An Open Letter to McGill

Images courtesy of Creative Commons; graphic by Sarah Farb

Dear McGill,

I think it’s time that you and I have a heart-to-heart regarding what feels like a never-ending midterm season. By definition, midterms are supposed to take place precisely at the halfway point of the semester. It does not take long for first-year students to realize that this is not the reality. Indeed, midterm season at McGill refers to an examination period that runs between mid-October and December — a time characterized by stress, anxiety, sleep deprivation, and more readings than one can possibly imagine. It is only when December comes along and snow has covered the entirety of campus that the word “midterms” is replaced by the more appropriate “finals”.

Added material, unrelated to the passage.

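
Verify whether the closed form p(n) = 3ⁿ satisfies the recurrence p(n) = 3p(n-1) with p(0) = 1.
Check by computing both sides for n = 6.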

McGill, I hate to say this, but it’s not me; it’s you. The fact that I spend more time at the library than I do in the comfort of my own home is comical. Indeed, not a single day goes by that doesn’t involve hours spent at the McLennan-Redpath Library Complex. It has gotten to a point where I now recognize and have become acquainted with other students who always study in the same area as me. While I do owe a big thank-you to Redpath and its piano, and to Premiere Moisson for lifting me up in times of need, the mental anguish triggered by this interminable exam period is no laughing matter.

The fact that I spend more time at the library than I do in the comfort of my own home is comical.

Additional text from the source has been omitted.